Aunque yo llevaba preparadas algunas notas, era esperable que en esta primera conversación de toma de contacto, en busca del “tono” adecuado, las ideas y temas fueran y vinieran bastante libremente, según iban saliendo al paso. A propósito de esto, y aludiendo nada menos que a unas indicaciones de André Breton sobre cómo anotar los sueños para que el afán de lograr un relato secuencial no frustrara el intento, le comenté a Montserrat que tal vez era preferible admitir un tanto estos vaivenes.
—Pensando en lo que es contar una vida y en todas las cosas que has hecho, tampoco nos tiene que agobiar el ser un poco desordenados, porque creo que es inevitable.
—Tú lo ordenas después. Es que eres el autor… —sutil vuelta a la carga.
—Yo lo ordeno después. Pero te lo digo porque supongo que muchas veces habrá que ir dando vueltas; que saldrá un tema y a lo mejor a la semana siguiente me dirás: “¡Oye!, me he acordado de que el otro día no hablamos de no sé que a propósito de esto”, y tendremos que dar marchas atrás.
—Puede ser.
Volví entonces sobre las cosas que traía apuntadas, entre ellas, un sencillo cuestionamiento sobre qué es una biografía, en un sentido global, de conjunto:
—He pensado un poco en qué es lo que hay que contar para contar una vida.
—¡Aaah…! —exclamó con una mezcla de risa y de sorpresa—. Es verdad.
—Porque la cosa tiene su miga. ¿Tú has pensado en ello? El “día del roscón” decías que ya alguna vez te habían lanzado la idea de escribir memorias…
Montserrat se refirió a dos personas —una de ellas, de México— que se habían planteado “tirar” de ella para hacerlo, en lo que fueron sendos intentos frustrados. Pero pasó página pronto.
—Pues yo no sé lo que es contar una vida…
Insistí:
—De todos modos, cuando lo de la Casa de Vacas, te lo había preguntado… ¿quién? —lo planteé con inseguridad, pero lo sabía perfectamente—. ¿Ana Pelegrín te lo había preguntado?

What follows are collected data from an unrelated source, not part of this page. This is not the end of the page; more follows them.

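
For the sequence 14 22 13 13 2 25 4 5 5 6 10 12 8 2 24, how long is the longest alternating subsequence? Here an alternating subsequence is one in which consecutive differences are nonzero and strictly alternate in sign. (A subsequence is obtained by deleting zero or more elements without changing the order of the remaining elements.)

Track the best alternating length ending on an up-step vs a down-step at each position: up/down = 1/1, 2/1, 1/3, 1/3, 1/3, 4/1, 4/5, 6/5, 6/5, 6/5, 6/5, 6/5, 6/7, 1/7, 8/5.
The maximum over both is 8; one such subsequence is 14, 22, 13, 25, 4, 10, 8, 24.

8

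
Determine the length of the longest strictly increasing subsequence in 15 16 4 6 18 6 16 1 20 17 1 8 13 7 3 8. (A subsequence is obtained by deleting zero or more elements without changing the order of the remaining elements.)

4

Scanning left to right, the best length ending at each element is: 15→1, 16→2, 4→1, 6→2, 18→3, 6→2, 16→3, 1→1, 20→4, 17→4, 1→1, 8→3, 13→4, 7→3, 3→2, 8→4.
So the longest increasing subsequence has length 4, e.g. 15, 16, 18, 20.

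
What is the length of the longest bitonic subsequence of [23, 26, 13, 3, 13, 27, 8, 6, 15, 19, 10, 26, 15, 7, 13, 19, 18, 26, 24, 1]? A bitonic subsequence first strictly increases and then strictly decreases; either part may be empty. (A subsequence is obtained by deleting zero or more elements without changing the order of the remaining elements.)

8

One longest bitonic subsequence is 3, 13, 15, 19, 26, 19, 18, 1 (positions 4,5,9,10,12,16,17,20): it rises to 26 then falls. Length 8 is optimal.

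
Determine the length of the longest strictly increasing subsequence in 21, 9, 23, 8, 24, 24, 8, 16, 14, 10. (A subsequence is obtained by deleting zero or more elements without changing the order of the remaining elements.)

Scanning left to right, the best length ending at each element is: 21→1, 9→1, 23→2, 8→1, 24→3, 24→3, 8→1, 16→2, 14→2, 10→2.
So the longest increasing subsequence has length 3, e.g. 21, 23, 24.

3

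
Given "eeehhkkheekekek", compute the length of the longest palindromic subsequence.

10

Using dp[i][j] = 2 + dp[i+1][j−1] if the ends match, else max(dp[i+1][j], dp[i][j−1]):
dp[1][15] = 10. A witness is eeehkkheee at positions 1,2,3,5,6,7,8,10,12,14.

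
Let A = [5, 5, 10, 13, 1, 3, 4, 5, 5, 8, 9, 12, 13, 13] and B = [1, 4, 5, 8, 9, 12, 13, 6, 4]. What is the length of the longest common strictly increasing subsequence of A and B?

A longest common strictly increasing subsequence is 1, 4, 5, 8, 9, 12, 13 (length 7); it appears in order in both A and B, and no longer such subsequence exists.

7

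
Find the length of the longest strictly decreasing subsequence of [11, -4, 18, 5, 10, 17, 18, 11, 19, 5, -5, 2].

Scanning left to right, the best length ending at each element is: 11→1, -4→2, 18→1, 5→2, 10→2, 17→2, 18→1, 11→3, 19→1, 5→4, -5→5, 2→5.
So the longest decreasing subsequence has length 5, e.g. 18, 17, 11, 5, -5.

5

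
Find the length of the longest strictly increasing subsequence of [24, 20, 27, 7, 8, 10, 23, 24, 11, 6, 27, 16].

6

Let dp[i] be the longest increasing subsequence ending at position i. Then dp = [1, 1, 2, 1, 2, 3, 4, 5, 4, 1, 6, 5].
The maximum is 6; one witness is 7, 8, 10, 23, 24, 27 at positions 4,5,6,7,8,11.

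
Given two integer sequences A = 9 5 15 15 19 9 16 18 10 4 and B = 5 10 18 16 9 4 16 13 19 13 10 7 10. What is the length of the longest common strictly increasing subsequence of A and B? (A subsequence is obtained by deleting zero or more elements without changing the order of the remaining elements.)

3

For each value that appears in both, track the longest common increasing run ending there.
The best achievable length is 3; one witness is 5, 9, 16 (A-positions 2,6,7, B-positions 1,5,7).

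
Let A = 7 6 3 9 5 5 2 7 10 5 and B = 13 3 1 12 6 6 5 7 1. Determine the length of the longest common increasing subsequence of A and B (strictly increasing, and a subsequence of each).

For each value that appears in both, track the longest common increasing run ending there.
The best achievable length is 3; one witness is 3, 5, 7 (A-positions 3,5,8, B-positions 2,7,8).

3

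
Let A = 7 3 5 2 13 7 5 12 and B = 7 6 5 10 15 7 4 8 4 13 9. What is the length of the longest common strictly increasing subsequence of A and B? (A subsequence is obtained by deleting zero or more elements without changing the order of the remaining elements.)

2

For each value that appears in both, track the longest common increasing run ending there.
The best achievable length is 2; one witness is 5, 7 (A-positions 3,6, B-positions 3,6).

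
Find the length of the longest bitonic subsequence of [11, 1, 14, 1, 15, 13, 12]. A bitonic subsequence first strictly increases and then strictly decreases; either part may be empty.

5

One longest bitonic subsequence is 11, 14, 15, 13, 12 (positions 1,3,5,6,7): it rises to 15 then falls. Length 5 is optimal.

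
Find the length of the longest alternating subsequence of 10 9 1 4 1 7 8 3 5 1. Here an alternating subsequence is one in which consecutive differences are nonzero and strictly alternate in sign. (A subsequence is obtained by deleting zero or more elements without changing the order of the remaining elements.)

A longest alternating subsequence is 10, 1, 4, 1, 7, 3, 5, 1 (positions 1,3,4,5,6,8,9,10); its 7 consecutive differences strictly alternate in sign, and length 8 is optimal.

8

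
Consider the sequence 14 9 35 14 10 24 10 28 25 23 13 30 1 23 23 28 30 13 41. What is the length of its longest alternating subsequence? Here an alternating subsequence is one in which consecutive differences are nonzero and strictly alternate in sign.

Track the best alternating length ending on an up-step vs a down-step at each position: up/down = 1/1, 1/2, 3/1, 3/4, 3/4, 5/4, 3/6, 7/4, 7/8, 7/8, 7/8, 9/4, 1/10, 11/10, 11/10, 11/10, 11/4, 11/12, 13/1.
The maximum over both is 13; one such subsequence is 14, 9, 35, 14, 24, 10, 28, 25, 30, 1, 23, 13, 41.

13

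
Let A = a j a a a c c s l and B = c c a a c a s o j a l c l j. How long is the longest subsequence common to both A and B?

Backtracking the LCS table gives one alignment: a (A1,B3) → a (A3,B4) → a (A4,B6) → a (A5,B10) → c (A7,B12) → l (A9,B13).
So the longest common subsequence has length 6.

6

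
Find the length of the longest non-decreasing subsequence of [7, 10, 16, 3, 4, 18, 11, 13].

4

One longest non-decreasing subsequence is 7, 10, 16, 18 (positions 1,2,3,6), of length 4; no longer one exists.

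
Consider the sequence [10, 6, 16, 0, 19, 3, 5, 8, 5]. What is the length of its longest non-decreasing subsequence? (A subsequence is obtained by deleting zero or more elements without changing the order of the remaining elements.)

One longest non-decreasing subsequence is 0, 3, 5, 8 (positions 4,6,7,8), of length 4; no longer one exists.

4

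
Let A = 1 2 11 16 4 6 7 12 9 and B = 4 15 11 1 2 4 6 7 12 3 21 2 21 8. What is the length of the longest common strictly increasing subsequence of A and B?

6

A longest common strictly increasing subsequence is 1, 2, 4, 6, 7, 12 (length 6); it appears in order in both A and B, and no longer such subsequence exists.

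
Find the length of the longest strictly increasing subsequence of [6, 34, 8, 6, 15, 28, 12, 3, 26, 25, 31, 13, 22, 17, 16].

5

Scanning left to right, the best length ending at each element is: 6→1, 34→2, 8→2, 6→1, 15→3, 28→4, 12→3, 3→1, 26→4, 25→4, 31→5, 13→4, 22→5, 17→5, 16→5.
So the longest increasing subsequence has length 5, e.g. 6, 8, 15, 28, 31.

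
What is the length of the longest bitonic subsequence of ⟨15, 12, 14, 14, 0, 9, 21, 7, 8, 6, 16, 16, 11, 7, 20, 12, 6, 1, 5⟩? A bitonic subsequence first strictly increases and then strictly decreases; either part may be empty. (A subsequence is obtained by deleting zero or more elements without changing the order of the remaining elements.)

One longest bitonic subsequence is 12, 14, 21, 16, 11, 7, 6, 5 (positions 2,3,7,12,13,14,17,19): it rises to 21 then falls. Length 8 is optimal.

8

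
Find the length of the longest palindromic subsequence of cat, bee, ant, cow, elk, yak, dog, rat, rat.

2

Using dp[i][j] = 2 + dp[i+1][j−1] if the ends match, else max(dp[i+1][j], dp[i][j−1]):
dp[1][9] = 2. A witness is rat rat at positions 8,9.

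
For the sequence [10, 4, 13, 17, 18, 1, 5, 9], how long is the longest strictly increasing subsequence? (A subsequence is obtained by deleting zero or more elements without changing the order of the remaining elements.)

4

Scanning left to right, the best length ending at each element is: 10→1, 4→1, 13→2, 17→3, 18→4, 1→1, 5→2, 9→3.
So the longest increasing subsequence has length 4, e.g. 10, 13, 17, 18.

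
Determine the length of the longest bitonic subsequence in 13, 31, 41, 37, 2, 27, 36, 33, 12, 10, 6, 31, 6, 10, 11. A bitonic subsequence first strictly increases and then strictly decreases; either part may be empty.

9

Let inc[i] be the LIS ending at i and dec[i] the longest strictly decreasing subsequence starting at i. inc = [1, 2, 3, 3, 1, 2, 3, 3, 2, 2, 2, 3, 2, 3, 4], dec = [4, 5, 7, 6, 1, 4, 5, 4, 3, 2, 1, 2, 1, 1, 1].
max_i inc[i]+dec[i]−1 = 9, with one witness 13, 31, 41, 37, 36, 33, 12, 10, 6.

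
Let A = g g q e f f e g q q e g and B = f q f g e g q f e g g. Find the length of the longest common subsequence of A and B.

Backtracking the LCS table gives one alignment: g (A1,B4) → g (A2,B6) → q (A3,B7) → f (A6,B8) → e (A7,B9) → g (A8,B10) → g (A12,B11).
So the longest common subsequence has length 7.

7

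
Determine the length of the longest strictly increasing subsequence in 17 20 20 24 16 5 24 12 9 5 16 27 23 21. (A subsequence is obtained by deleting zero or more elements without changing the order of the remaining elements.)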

Aquello de la Casa de Vacas fue un precioso homenaje a Montserrat celebrado en ese edificio del Parque del Retiro de Madrid, organizado por la Asociación de Amigos del Libro Infantil y Juvenil, en reconocimiento a su labor. Y, en efecto, había sido ella quien le había lanzado el amable dardo de si se había puesto ya manos a la obra.
Al de Ana Pelegrín añadió entonces Montserrat otro de los nombres emblemáticos en el estudio de la literatura para niños.
—… y después la otra era Felicidad Orquín. Cuando entraba yo en el restaurante: “Oye, queremos hablar contigo”. Y dice: “Estamos hablando de que tienes que escribir tus memorias”. “Yo, noooo”. “Tienes que hacerlo y además se tiene que llamar…”. Era curioso, fíjate tú: Ana Pelegrín era de las persistentes. No sé cómo se les ocurrió a ellas, precisamente a esas dos personas, sabiendo cómo soy yo, unas memorias.
—Y ¿por qué no querías hacerlo?
—Porque no. Primero, que no tengo tiempo. Después, porque no me gusta hablar de mí. Y tercero, porque, si se habla de obras, pues bueno…: obras, pero en las que siempre han intervenido otras personas más. Yo nunca he trabajado fuera de equipo. Una vez o dos, cuando era muy joven; pero no, no, no. Yo no me quiero, y como no me quiero…
Esto último lo dijo con un tono levemente burlón.
—¿Y eso? ¿Qué te has hecho? —le pregunté riéndome.
—No lo sé, pero al no quererme, yo prefiero siempre esconderme.